A demo of this code was presented in a Talk (Subject: Transformer applications in NLP) as part of the requirements for the Master program (2023) in Computer Science at the Frankfurt University of Applied Sciences in Frankfurt. It only serves demonstration purposes.
The program shows how to download a pretrained language model from huggingface and finetune it according to your topic domain and needs.
Here, I use a pretrained Google BERT (bert-base-uncased) model and finetune it with the emotion (train) dataset that contains Twitter text messages labelled with one of six sentiment classes (sadness, joy, fear, anger, love, surprise).
The emotion (validation) dataset is then used to validate the freshly finetuned model and the emotion (test) datset is used to make predictions on unseen data.
Follow the steps below and you can do exactly that yourself.

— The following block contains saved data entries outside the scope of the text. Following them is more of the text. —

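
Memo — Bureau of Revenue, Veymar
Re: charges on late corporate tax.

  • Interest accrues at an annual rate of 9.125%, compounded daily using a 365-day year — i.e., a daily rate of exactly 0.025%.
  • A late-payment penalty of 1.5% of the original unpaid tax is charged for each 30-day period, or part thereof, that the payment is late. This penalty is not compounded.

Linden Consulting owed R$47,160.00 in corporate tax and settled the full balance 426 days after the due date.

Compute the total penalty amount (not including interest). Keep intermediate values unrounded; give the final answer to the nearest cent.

Penalty periods: ⌈426/30⌉ = 15; penalty = 15 × 1.5% × R$47,160.00 = R$10,611.00

R$10,611.00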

- Go to settings.py and insert the names of your desired pretrained "model_name" (default: bert-base-uncased) and "dataset_name" (default: emotion). Choose any other from here and here.
- To download and finetune the pretrained model, go to the Jupyter Notebook "1_finetune_pretrained_model.ipynb" and run it. -> CAUTION: Finetuning can take some time (~ 3 to 30 min) depending on your setup. The freshly finetuned model will eventually be saved into the "finetuned_models_folder" defined in "settings.py".
- To make predictions with your just finetuned model, go to the Jupyter Notebook "2_make_predictions_with_finetuned_model.ipynb" and run it. Predictions will be made for the test subset of your dataset. Results will be shown for 100 random samples of your test subset in a pandas DataFrame.